It a great discussion amongst us who do palms...nice to see and hear of the alternatives. Certainly any spikeless climbing (not bucket work) is going to entail more time, but as has been said the sell/upside is no unsightly holes, aesthetics matter to some people and they should be willing to bear the extra cost for a quality result...

Have you seen, or considered the tree bicycle that the Spanish use a lot?

I saw one at College and have a brochure around somewhere for it...anyone got any experience with it?

I had to takedown a 60' dead coconut on Friday, it had been hit by lightning and was starting to ooze little holes all over! I took my time, didn't know how solid it would be, and it had to be spike climbed and rigged down on itself...infrastructure and plants below...no access...it was a few months dead, only just starting to get a little smelly at the top, all went well, small pieces...3.5 hrs arrival to departure, including sweeping up the chips. Slow to some of you I'm sure, but hey...it was a wobbly little sucker!


----------



## outofmytree (Feb 2, 2010)

Palm work is certainly a different world! 

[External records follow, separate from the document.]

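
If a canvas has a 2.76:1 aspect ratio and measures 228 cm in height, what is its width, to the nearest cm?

629 cm

228 × 2.760 = 629.28.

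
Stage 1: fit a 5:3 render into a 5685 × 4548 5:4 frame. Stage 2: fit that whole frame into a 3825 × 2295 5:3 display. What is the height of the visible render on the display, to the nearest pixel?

1721 px

Inside the 5685×4548 canvas the render is width-limited at 5685.00 × 3411.00.
Second fit — the 5:4 canvas into 3825×2295 spans the height: 2868.75 × 2295.00 (×0.5046 from 5685×4548).
The render scales with it: height 3411.00 × 0.5046 ≈ 1721.25.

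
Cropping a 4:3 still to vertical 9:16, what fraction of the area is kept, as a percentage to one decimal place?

42.2%

The height stays; only width is cut (since vertical 9:16 is narrower than 4:3).
Fraction kept = (0.562)/(1.333) ≈ 42.19%.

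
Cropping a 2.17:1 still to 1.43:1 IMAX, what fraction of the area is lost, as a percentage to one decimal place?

34.1%

The height stays; only width is cut (since 1.43:1 IMAX is narrower than 2.17:1).
(1.430)/(2.170) ≈ 0.659 of the area survives, leaving 34.10% discarded.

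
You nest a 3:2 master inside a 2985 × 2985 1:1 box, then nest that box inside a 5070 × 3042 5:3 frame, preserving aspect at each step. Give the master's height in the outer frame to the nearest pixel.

2028 px

First fit — 3:2 into 2985×2985 spans the width: 2985.00 × 1990.00.
The 1:1 canvas is height-limited in 5070×3042, giving 3042.00 × 3042.00; scale factor 1.0191.
The master scales with it: height 1990.00 × 1.0191 ≈ 2028.00.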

Bermie I have a strong personal belief that "the labourer is worth his salt". An old English saying you may be familiar with that simply means you should be paid for your work. If it takes a pro 3 1/2 hrs to dismantle a palm that is because it took 3 1/2 hours! Never been up a Coconut palm but to put things in perspective, it generally takes me 30 minutes to dismantle the average Cocos palm. I did one removal a few months back for which I charged 1 1/2 hours and it turned out I was under by 30 minutes! Tiny drop zone, lattice work fence, swimming pool.... you know the drill!

I am keen to play with a tree stand or a clone of one as I believe there is great scope here for medium to large palm pruning where the trunk is uniform in diameter. What a coup it would be to design a machine that would work on trees with variable diameter without significant loss of climbing speed!


----------



## outofmytree (Feb 2, 2010)

Koa Man said:


> have trimmed cocos more than 20,000 times. I lost count many years ago.



H-o-l-y c-r-a-p. I mean that in the literal sense!


----------



## Bermie (Feb 2, 2010)

Thanks oomt...other than describing all the specific variables of the job to justify the time, hey that's what it took!

The tree bike is quite some piece of equipment, I wish I could find the brochure, I seem to remember it was adjustable, straps that tighten as you step down on the 'pedal', then loosen as you step up and transfer weight to theother one...its not cheap though, at least $2000 if I recall


----------



## danbirch (Aug 26, 2012)

Bermie said:


> Thanks oomt...other than describing all the specific variables of the job to justify the time, hey that's what it took!
> 
> The tree bike is quite some piece of equipment, I wish I could find the brochure, I seem to remember it was adjustable, straps that tighten as you step down on the 'pedal', then loosen as you step up and transfer weight to theother one...its not cheap though, at least $2000 if I recall



Is this it?
TREE CLIMBING EQUIPMENT aka TREE BIKE - British Pathé


----------